7.12 Options for Shares in Substitution for Stock Options Granted by Other Corporations. Options may be granted under the Plan from time to time in substitution for stock options or stock appreciation rights held by employees, directors or service providers of other corporations who are about to become employees of the Company or a Subsidiary as the result of a merger or consolidation of the employing corporation with the Company or a Subsidiary, or the acquisition by the Company or a Subsidiary of the assets of the employing corporation, or the acquisition by the Company or a Subsidiary of the stock of the employing corporation, as the result of which it becomes a designated employer under the Plan. The terms and conditions of the Options so granted may vary from the terms and conditions set forth in this Plan at the time of such grant as the majority of the members of the Committee may deem appropriate to conform, in whole or in part, to the provisions of the Options in substitution for which they are granted.
7.13 Procedure for Adoption. Any Subsidiary of the Company may by resolution of such Subsidiarys board of directors, with the consent of the Board of Directors and subject to such conditions as may be imposed by the Board of Directors, adopt the Plan for the benefit of its employees as of the date specified in the board resolution. The Board shall have the power to make such designation before or after the Plan is approved by stockholders.
7.14 Procedure for Withdrawal. Any Subsidiary which has adopted the Plan may, by resolution of the board of directors of such Subsidiary, with the consent of the Board of Directors and subject to such conditions as may be imposed by the Board of Directors, terminate its adoption of the Plan; provided such termination of adoption does not cause the Plan to fail to be a plan described in Section 423 of the Code.

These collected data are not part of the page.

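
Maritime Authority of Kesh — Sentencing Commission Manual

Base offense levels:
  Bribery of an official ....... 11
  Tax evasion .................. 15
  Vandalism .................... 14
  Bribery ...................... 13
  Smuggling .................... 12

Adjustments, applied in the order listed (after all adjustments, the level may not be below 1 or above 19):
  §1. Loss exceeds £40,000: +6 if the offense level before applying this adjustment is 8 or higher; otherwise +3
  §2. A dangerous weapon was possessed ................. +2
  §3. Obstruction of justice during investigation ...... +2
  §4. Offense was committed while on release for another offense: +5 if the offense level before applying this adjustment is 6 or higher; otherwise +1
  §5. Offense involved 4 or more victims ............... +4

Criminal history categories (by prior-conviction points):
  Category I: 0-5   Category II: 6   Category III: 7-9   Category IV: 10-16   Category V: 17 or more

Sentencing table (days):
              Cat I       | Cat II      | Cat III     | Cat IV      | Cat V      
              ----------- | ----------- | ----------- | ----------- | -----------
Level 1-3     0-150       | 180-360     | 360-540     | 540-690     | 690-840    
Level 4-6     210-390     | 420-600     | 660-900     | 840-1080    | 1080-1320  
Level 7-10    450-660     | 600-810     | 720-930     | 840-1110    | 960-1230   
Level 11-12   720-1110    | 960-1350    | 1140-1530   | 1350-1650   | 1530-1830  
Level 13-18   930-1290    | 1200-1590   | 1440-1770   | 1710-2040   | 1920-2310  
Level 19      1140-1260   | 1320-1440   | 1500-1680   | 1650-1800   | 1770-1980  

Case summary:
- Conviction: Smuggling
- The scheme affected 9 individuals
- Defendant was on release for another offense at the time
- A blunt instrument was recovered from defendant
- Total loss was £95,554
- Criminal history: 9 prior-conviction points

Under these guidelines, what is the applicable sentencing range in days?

1500-1680 days

Base offense level for smuggling: 12.
§1 applies (level before this adjustment is 12 ≥ 8, so +6): 12 + 6 = 18.
§2 applies: 18 + 2 = 20.
§4 applies (level before this adjustment is 20 ≥ 6, so +5): 20 + 5 = 25.
§5 applies: 25 + 4 = 29.
Level 29 exceeds the maximum of 19; capped at 19.
Final offense level: 19.
Criminal history: 9 prior points → Category III (7-9).
Level 19 falls in the 19 band.
Grid: Level 19 × Category III = 1500-1680 days.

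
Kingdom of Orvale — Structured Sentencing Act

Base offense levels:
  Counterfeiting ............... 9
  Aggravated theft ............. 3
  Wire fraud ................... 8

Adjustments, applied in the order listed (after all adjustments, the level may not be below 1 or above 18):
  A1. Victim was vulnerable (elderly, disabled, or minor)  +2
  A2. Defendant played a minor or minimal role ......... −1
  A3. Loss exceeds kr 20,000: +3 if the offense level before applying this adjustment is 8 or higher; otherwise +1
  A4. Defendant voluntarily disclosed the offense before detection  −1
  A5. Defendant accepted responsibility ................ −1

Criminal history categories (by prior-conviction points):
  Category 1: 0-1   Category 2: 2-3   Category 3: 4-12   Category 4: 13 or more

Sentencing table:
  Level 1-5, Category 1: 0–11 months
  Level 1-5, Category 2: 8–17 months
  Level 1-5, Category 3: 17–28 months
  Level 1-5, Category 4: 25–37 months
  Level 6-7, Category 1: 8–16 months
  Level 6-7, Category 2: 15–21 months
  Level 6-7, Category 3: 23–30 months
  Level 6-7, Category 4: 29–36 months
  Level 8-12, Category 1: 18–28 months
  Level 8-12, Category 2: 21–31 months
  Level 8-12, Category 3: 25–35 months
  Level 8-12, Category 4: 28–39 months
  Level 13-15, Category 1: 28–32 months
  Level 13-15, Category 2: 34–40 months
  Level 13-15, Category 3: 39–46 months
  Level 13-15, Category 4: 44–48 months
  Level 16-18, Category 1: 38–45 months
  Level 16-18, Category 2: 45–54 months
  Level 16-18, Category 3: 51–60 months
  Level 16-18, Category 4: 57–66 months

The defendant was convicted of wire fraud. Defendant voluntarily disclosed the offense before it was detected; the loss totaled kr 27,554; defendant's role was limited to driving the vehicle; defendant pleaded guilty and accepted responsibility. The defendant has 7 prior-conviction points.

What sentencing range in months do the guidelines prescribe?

23-30 months

Base offense level for wire fraud: 8.
A2 applies: 8 − 1 = 7.
A3 applies (level before this adjustment is 7 < 8, so +1): 7 + 1 = 8.
A4 applies: 8 − 1 = 7.
A5 applies: 7 − 1 = 6.
Final offense level: 6.
Criminal history: 7 prior points → Category 3 (4-12).
Level 6 falls in the 6-7 band.
Grid: Level 6-7 × Category 3 = 23-30 months.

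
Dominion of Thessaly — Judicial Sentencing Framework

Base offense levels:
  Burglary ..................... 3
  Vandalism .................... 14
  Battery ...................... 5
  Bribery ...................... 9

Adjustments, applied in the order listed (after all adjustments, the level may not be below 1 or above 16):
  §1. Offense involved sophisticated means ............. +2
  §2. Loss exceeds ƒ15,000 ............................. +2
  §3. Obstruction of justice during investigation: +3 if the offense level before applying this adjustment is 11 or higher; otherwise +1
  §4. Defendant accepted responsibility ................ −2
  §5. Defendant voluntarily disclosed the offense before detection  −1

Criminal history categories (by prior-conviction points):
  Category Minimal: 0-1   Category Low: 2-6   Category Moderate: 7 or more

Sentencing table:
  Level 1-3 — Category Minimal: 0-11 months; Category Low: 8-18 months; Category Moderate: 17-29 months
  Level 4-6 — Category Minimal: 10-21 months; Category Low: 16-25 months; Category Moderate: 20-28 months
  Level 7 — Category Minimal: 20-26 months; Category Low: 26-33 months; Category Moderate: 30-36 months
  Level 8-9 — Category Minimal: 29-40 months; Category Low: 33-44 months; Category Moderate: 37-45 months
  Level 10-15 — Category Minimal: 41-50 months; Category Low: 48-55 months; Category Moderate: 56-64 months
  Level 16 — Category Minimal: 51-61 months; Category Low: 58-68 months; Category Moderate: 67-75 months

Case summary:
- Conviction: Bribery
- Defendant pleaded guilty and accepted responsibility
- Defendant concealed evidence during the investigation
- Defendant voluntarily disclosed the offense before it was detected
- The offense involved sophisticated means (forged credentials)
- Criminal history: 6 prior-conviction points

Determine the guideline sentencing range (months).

Base offense level for bribery: 9.
§1 applies: 9 + 2 = 11.
§2 does not apply.
§3 applies (level before this adjustment is 11 ≥ 11, so +3): 11 + 3 = 14.
§4 applies: 14 − 2 = 12.
§5 applies: 12 − 1 = 11.
Final offense level: 11.
Criminal history: 6 prior points → Category Low (2-6).
Level 11 falls in the 10-15 band.
Grid: Level 10-15 × Category Low = 48-55 months.

48-55 months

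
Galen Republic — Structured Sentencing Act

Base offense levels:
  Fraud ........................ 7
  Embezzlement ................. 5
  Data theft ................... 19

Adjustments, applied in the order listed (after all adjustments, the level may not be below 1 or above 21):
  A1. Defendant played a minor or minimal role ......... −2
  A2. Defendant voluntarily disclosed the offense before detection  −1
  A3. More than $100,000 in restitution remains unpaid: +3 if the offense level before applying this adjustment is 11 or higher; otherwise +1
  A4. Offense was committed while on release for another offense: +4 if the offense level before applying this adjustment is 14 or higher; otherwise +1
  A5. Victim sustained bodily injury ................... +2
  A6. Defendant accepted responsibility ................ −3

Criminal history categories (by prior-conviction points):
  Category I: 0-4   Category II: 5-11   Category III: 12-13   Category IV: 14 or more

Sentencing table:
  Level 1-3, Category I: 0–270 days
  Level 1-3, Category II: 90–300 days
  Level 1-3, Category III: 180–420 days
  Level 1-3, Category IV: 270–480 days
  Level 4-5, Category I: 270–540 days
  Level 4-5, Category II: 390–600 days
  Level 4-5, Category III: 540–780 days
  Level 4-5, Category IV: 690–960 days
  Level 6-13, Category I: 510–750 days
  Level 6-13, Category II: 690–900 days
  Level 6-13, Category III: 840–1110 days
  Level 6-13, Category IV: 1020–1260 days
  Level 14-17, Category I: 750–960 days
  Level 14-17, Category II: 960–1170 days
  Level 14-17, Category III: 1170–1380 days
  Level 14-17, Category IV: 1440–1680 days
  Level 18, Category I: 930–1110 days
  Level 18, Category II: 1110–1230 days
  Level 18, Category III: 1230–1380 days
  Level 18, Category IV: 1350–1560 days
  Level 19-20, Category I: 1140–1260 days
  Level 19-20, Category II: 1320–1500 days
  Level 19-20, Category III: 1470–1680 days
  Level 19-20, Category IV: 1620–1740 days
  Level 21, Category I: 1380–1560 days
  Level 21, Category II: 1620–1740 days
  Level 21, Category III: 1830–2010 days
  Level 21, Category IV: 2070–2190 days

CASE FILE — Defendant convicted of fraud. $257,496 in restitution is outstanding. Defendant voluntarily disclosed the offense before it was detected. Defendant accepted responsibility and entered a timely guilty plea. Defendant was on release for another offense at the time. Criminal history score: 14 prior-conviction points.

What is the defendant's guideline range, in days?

690-960 days

Base offense level for fraud: 7.
A2 applies: 7 − 1 = 6.
A3 applies (level before this adjustment is 6 < 11, so +1): 6 + 1 = 7.
A4 applies (level before this adjustment is 7 < 14, so +1): 7 + 1 = 8.
A6 applies: 8 − 3 = 5.
Final offense level: 5.
Criminal history: 14 prior points → Category IV (14+).
Level 5 falls in the 4-5 band.
Grid: Level 4-5 × Category IV = 690-960 days.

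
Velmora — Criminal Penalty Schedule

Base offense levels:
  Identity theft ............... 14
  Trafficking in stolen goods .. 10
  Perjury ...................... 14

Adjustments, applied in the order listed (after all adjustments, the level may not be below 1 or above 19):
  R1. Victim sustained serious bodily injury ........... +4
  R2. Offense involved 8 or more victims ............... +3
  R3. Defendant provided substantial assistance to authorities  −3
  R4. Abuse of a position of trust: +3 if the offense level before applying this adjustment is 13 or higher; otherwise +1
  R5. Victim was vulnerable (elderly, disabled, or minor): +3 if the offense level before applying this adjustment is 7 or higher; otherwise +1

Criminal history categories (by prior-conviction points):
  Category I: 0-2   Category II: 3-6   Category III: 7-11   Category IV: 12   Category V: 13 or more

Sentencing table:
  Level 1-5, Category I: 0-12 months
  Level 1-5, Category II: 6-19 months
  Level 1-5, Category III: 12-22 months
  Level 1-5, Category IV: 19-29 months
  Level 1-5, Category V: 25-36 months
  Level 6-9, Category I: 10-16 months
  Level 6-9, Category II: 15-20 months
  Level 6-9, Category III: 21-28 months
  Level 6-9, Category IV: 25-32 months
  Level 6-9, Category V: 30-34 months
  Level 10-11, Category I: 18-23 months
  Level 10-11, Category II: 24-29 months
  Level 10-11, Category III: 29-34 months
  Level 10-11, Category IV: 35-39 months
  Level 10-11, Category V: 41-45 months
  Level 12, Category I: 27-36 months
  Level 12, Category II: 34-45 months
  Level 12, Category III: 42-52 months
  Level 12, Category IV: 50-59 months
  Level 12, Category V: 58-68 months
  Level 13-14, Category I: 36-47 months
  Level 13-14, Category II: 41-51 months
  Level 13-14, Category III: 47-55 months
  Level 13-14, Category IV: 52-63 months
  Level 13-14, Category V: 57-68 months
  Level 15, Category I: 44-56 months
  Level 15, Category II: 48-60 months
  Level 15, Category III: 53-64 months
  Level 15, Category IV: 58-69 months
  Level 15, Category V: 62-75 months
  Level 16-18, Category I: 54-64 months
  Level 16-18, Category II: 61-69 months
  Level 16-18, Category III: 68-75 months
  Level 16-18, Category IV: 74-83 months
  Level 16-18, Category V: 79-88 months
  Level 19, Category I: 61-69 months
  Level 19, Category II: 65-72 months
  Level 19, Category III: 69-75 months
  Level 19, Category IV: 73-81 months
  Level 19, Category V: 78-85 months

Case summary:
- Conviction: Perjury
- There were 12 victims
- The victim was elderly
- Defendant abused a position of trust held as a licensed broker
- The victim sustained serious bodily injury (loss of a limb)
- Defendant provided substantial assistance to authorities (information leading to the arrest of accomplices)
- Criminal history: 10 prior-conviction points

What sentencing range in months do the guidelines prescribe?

69-75 months

Base offense level for perjury: 14.
R1 applies: 14 + 4 = 18.
R2 applies: 18 + 3 = 21.
R3 applies: 21 − 3 = 18.
R4 applies (level before this adjustment is 18 ≥ 13, so +3): 18 + 3 = 21.
R5 applies (level before this adjustment is 21 ≥ 7, so +3): 21 + 3 = 24.
Level 24 exceeds the maximum of 19; capped at 19.
Final offense level: 19.
Criminal history: 10 prior points → Category III (7-11).
Level 19 falls in the 19 band.
Grid: Level 19 × Category III = 69-75 months.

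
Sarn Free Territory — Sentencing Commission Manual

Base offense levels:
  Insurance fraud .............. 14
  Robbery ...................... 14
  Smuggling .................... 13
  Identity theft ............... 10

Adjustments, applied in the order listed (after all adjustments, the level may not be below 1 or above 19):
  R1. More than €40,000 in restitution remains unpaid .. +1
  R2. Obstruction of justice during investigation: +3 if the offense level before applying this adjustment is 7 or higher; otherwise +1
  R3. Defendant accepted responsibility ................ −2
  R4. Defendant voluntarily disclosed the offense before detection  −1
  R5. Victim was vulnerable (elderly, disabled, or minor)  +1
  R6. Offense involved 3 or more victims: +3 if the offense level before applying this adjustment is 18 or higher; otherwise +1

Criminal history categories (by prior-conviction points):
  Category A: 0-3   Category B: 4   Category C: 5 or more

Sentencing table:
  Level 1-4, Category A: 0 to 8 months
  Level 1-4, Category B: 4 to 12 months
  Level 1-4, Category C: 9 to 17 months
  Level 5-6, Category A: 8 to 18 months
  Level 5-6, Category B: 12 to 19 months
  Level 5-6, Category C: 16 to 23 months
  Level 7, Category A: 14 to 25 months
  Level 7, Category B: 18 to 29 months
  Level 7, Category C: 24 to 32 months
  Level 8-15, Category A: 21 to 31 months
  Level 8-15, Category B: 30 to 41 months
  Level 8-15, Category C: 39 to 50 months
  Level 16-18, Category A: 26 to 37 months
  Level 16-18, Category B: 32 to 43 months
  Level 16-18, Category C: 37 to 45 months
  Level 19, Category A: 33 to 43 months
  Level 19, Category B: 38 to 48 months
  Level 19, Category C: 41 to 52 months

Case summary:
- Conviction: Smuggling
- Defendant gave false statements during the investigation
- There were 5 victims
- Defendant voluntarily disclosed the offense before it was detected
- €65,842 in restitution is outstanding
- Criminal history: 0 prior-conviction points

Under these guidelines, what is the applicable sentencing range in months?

Base offense level for smuggling: 13.
R1 applies: 13 + 1 = 14.
R2 applies (level before this adjustment is 14 ≥ 7, so +3): 14 + 3 = 17.
R3 does not apply.
R4 applies: 17 − 1 = 16.
R5 does not apply.
R6 applies (level before this adjustment is 16 < 18, so +1): 16 + 1 = 17.
Final offense level: 17.
Criminal history: 0 prior points → Category A (0-3).
Level 17 falls in the 16-18 band.
Grid: Level 16-18 × Category A = 26-37 months.

26-37 months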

7.15 Expenses. Expenses of the Plan, including the fees or expenses incurred by the transfer agent in connection with the transfer of Common Stock and brokerage fees or expenses incurred in connection with the acquisition of Common Stock in connection with the Plan or transfer to the Participant, shall be paid by the Company. Any expense or fee associated with the Common Stock, including, for example, fees or commissions in connection with the disposition of shares or the withdrawal of such shares from the custodian, shall be borne by the Participant.